# Modifiying AR620 Lights



## MucusG (Apr 18, 2008)

Hi All

I have an AR620 tank - the one that has the 2 x 18w compact flouro's for 20 gallons.

I would like to have more light. I cannot make changes to the exterior appearance of the tank/hood by order of my wife.

The plan is to replace the 18w globes with 24 watt 10000K/plant bulbs. I will be reuired to change the conectors and bulb supports to allow the globes be angled so they can overlap a little in the centre.

The mechanics of this project is fine for me BUT I don't know if it OK as far as increased power goes for the electronics that run the lights. Does anyone know?? If not is there a work-around? Or does some one have a better idea? Cost is not the most important aspect here, the most important is that the exterior appearance of the setup stay the same.

Thanks for any help/ideas

MucusG


----------



## NoSvOrAx (Nov 11, 2006)

I have a 380, the slightly smaller one. I removed the one tube and replaced it with 2 27watts 6700k quad cf tubes from some $15 desklamps.


----------



## MucusG (Apr 18, 2008)

If I understand correctly - you took all the electrical bits from the desklamps and installed those in the 380, ie the ballast (I think thats what its called) and the starters and globe holders etc.

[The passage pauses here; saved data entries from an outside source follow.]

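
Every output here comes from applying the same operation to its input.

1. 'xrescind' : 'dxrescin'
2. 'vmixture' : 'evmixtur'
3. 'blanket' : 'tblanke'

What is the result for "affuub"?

baffuu

The transformation: move the last character to the front.
Applying that to "affuub" gives "baffuu".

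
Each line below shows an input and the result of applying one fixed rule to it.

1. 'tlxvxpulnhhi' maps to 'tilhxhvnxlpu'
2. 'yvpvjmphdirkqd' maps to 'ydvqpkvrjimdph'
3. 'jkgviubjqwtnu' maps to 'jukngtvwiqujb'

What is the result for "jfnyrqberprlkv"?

What's happening: take characters alternately from the front and the back (1st, last, 2nd, 2nd-last, ...).
Applying that to "jfnyrqberprlkv" gives "jvfknlyrrpqrbe".

jvfknlyrrpqrbe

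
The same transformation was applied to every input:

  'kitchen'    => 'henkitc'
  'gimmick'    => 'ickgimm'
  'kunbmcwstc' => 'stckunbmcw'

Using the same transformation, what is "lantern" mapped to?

ernlant

The rule is to move the last 3 characters to the front (rotate right by 3).
"lantern" → "ernlant".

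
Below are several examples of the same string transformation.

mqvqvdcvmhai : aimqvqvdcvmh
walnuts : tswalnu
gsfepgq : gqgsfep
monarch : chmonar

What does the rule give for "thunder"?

Looking at the pairs, the operation is to move the last 2 characters to the front (rotate right by 2).
Doing the same to "thunder": "erthund".

erthund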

If so - did it all fit in the standard hood?


----------



## NoSvOrAx (Nov 11, 2006)

Actually, there is only the ballast and the bulb, which is not a globe. Its a mini quad tube cf bulb. So its basically four 1/2"x4" tubes side by side, but its one piece and flat. If the ballasts won't fit in the hood you can have them remotely, like under the stand/desk/shelf/etc.

http://www.naturallighting.com/web/shop.php?crn=702&rn=3271&action=show_detail

Thats what the bulbs look like. But you can get the same bulb at home depot or lowes for like 9 bucks. I bought the lamps at ace hardware for 15 bucks.


----------



## MucusG (Apr 18, 2008)

Thanks for the advice, much appreciated.

Unforunately I couldn't source the bulbs in Australia. 

I have installed a slim line 16w 6400K flouro in addition to the existing lights. This gives me 2.3w per gallon which I think I will need to be content with.


----------